Cuando ya promediando el día siguiente fué llamado a la celda del Abad, pudo observar en su trayecto hacia ella, que el cadáver de Remo Marsilli, había sido levantado del lugar en que él lo asesinó; pequeñas gotas de sangre, se ennegrecían en la arena;

ya en presencia del Abad, solo ante él, de rodillas en actitud penitente, no negó nada...; ni su crimen, ni su falta absoluta de arrepentimiento por él, y, pidió que lo dejasen partir;

más que en las pocas palabras del Abad, en su faz fría y, pálida, y, en el gesto duro de su mano, que le ordenaba levantarse y salir, adivinó su Sentencia Inapelable;

y, regresó a su celda, con la certidumbre de que debía morir;

¿cómo?

allí no se podía verter sangre;

¿sería ahogado en su pozo?

¿sería estrangulado por manos del Hermano Verdugo?

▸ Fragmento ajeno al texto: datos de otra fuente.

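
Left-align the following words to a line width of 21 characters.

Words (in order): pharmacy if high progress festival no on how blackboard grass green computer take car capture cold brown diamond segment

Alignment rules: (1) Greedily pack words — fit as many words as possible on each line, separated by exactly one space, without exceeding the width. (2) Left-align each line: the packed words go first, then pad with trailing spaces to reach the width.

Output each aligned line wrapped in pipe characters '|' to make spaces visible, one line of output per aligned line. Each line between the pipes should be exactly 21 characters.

Answer: |pharmacy if high     |
|progress festival no |
|on how blackboard    |
|grass green computer |
|take car capture cold|
|brown diamond segment|

Derivation:
Line 1: ['pharmacy', 'if', 'high'] (min_width=16, slack=5)
Line 2: ['progress', 'festival', 'no'] (min_width=20, slack=1)
Line 3: ['on', 'how', 'blackboard'] (min_width=17, slack=4)
Line 4: ['grass', 'green', 'computer'] (min_width=20, slack=1)
Line 5: ['take', 'car', 'capture', 'cold'] (min_width=21, slack=0)
Line 6: ['brown', 'diamond', 'segment'] (min_width=21, slack=0)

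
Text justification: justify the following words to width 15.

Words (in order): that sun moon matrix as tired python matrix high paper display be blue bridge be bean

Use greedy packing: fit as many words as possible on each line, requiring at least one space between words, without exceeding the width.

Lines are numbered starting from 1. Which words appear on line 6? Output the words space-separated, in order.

Answer: bridge be bean

Derivation:
Line 1: ['that', 'sun', 'moon'] (min_width=13, slack=2)
Line 2: ['matrix', 'as', 'tired'] (min_width=15, slack=0)
Line 3: ['python', 'matrix'] (min_width=13, slack=2)
Line 4: ['high', 'paper'] (min_width=10, slack=5)
Line 5: ['display', 'be', 'blue'] (min_width=15, slack=0)
Line 6: ['bridge', 'be', 'bean'] (min_width=14, slack=1)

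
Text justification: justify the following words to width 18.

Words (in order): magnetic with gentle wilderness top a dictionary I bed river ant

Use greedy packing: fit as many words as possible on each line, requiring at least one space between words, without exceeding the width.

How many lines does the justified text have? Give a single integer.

Line 1: ['magnetic', 'with'] (min_width=13, slack=5)
Line 2: ['gentle', 'wilderness'] (min_width=17, slack=1)
Line 3: ['top', 'a', 'dictionary', 'I'] (min_width=18, slack=0)
Line 4: ['bed', 'river', 'ant'] (min_width=13, slack=5)
Total lines: 4

Answer: 4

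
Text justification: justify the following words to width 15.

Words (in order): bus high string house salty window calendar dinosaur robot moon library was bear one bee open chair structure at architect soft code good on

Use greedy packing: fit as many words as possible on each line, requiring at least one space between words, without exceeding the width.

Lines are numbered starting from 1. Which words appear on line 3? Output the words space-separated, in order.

Answer: window calendar

Derivation:
Line 1: ['bus', 'high', 'string'] (min_width=15, slack=0)
Line 2: ['house', 'salty'] (min_width=11, slack=4)
Line 3: ['window', 'calendar'] (min_width=15, slack=0)
Line 4: ['dinosaur', 'robot'] (min_width=14, slack=1)
Line 5: ['moon', 'library'] (min_width=12, slack=3)
Line 6: ['was', 'bear', 'one'] (min_width=12, slack=3)
Line 7: ['bee', 'open', 'chair'] (min_width=14, slack=1)
Line 8: ['structure', 'at'] (min_width=12, slack=3)
Line 9: ['architect', 'soft'] (min_width=14, slack=1)
Line 10: ['code', 'good', 'on'] (min_width=12, slack=3)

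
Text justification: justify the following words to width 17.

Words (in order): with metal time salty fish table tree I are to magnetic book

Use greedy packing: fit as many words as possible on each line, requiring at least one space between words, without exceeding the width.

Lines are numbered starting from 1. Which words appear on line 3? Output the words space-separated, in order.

Answer: tree I are to

Derivation:
Line 1: ['with', 'metal', 'time'] (min_width=15, slack=2)
Line 2: ['salty', 'fish', 'table'] (min_width=16, slack=1)
Line 3: ['tree', 'I', 'are', 'to'] (min_width=13, slack=4)
Line 4: ['magnetic', 'book'] (min_width=13, slack=4)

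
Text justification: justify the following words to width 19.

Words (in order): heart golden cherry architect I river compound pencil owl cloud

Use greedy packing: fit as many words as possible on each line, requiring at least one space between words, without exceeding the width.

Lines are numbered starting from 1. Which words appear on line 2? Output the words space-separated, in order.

Line 1: ['heart', 'golden', 'cherry'] (min_width=19, slack=0)
Line 2: ['architect', 'I', 'river'] (min_width=17, slack=2)
Line 3: ['compound', 'pencil', 'owl'] (min_width=19, slack=0)
Line 4: ['cloud'] (min_width=5, slack=14)

Answer: architect I river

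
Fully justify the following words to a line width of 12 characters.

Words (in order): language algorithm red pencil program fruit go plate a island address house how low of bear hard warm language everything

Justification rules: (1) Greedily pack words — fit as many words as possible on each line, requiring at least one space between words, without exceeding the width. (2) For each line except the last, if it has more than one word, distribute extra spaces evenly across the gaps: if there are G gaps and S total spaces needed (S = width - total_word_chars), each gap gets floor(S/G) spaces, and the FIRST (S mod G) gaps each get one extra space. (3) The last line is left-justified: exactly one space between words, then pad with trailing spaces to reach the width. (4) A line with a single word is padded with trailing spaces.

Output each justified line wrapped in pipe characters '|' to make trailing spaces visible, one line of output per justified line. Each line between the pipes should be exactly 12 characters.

Answer: |language    |
|algorithm   |
|red   pencil|
|program     |
|fruit     go|
|plate      a|
|island      |
|address     |
|house    how|
|low  of bear|
|hard    warm|
|language    |
|everything  |

Derivation:
Line 1: ['language'] (min_width=8, slack=4)
Line 2: ['algorithm'] (min_width=9, slack=3)
Line 3: ['red', 'pencil'] (min_width=10, slack=2)
Line 4: ['program'] (min_width=7, slack=5)
Line 5: ['fruit', 'go'] (min_width=8, slack=4)
Line 6: ['plate', 'a'] (min_width=7, slack=5)
Line 7: ['island'] (min_width=6, slack=6)
Line 8: ['address'] (min_width=7, slack=5)
Line 9: ['house', 'how'] (min_width=9, slack=3)
Line 10: ['low', 'of', 'bear'] (min_width=11, slack=1)
Line 11: ['hard', 'warm'] (min_width=9, slack=3)
Line 12: ['language'] (min_width=8, slack=4)
Line 13: ['everything'] (min_width=10, slack=2)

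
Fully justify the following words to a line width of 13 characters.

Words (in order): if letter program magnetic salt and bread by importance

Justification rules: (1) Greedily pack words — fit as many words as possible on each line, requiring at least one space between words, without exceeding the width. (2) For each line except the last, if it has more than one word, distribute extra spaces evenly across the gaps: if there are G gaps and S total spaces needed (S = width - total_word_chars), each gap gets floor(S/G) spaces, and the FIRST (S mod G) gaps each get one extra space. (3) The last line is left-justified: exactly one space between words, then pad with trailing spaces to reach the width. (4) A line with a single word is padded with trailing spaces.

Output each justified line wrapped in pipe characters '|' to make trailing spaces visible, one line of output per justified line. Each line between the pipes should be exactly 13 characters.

Line 1: ['if', 'letter'] (min_width=9, slack=4)
Line 2: ['program'] (min_width=7, slack=6)
Line 3: ['magnetic', 'salt'] (min_width=13, slack=0)
Line 4: ['and', 'bread', 'by'] (min_width=12, slack=1)
Line 5: ['importance'] (min_width=10, slack=3)

Answer: |if     letter|
|program      |
|magnetic salt|
|and  bread by|
|importance   |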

nada podía averiguar, nada podía saber en aquel mar de Silencios que lo rodeaba;

que estaba prisionero lo comprendió porque su puerta fué cerrada por fuera, y, su ventana también;

se sabía condenado a muerte, y, no tembló, esperando el cumplimiento de la terrible sentencia;

tras largas horas de cavilación, y, ya llegada la noche, se quedó dormido con el retrato de Leona sobre los labios;

despertó después de muchas horas de sueño;

la obscuridad era completa;

se puso en pie y anduvo en las tinieblas;

a tientas halló el muro;

lo palpó hasta encontrar la puerta...

aplicó el ojo a las rendijas, que eran muchas, y, miró por el agujero de la cerradura, por donde estaba habituado a ver entrar la luz del día; no vió nada...; la sombra era absoluta;

empujó la puerta con violencia; sintió que ésta daba contra algo duro, y percibió el olor de cal fresca; no había duda para él; la puerta había sido murada a cal y, canto;

buscó la ventanilla, que daba sobre el huerto; también estaba murada, más allá de los barrotes de hierro;

entonces, lo comprendió todo;

su sentencia de Muerte, se había cumplido...

había sido enterrado vivo...

aquella celda era su tumba;

ésa era la Regla de la Orden;

matar en el Silencio...

morir en el Silencio...

sintió que en plena Vida, estaba muerto; que había sido sepultado; que a esta hora el Oficio de Difuntos se rezaba por él, en la Capilla del Monasterio, al mismo tiempo que por Remo Marsilli; y, los monjes rezaban por esos dos, anónimos, cuya tragedia ignoraban tanto como sus nombres;

y, se rebeló a morir...

como un león cautivo, que se lanza contra los barrotes de su jaula, se precipitó contra la puerta, arañó y, laceró el muro que lo encerraba, gritó mucho, queriendo ser oído, ser libertado, ser salvado...

olvidaba que afuera había también un mundo de muertos...

por largas horas casi hasta el anochecer del día siguiente, se le oyó gemir y gritar y, se sintió el esfuerzo de sus músculos, contra las piedras de su tumba;

después... reinó el Silencio...

exhausto y, vencido, Giovanni Lanzzi, cayó por tierra y, se dejó morir, apretando contra su pecho el Medallón que contenía el retrato de su mujer ya vengada, y cubriéndolo de besos amantes, y, diciéndole suavemente, muy bellas cosas de Amor.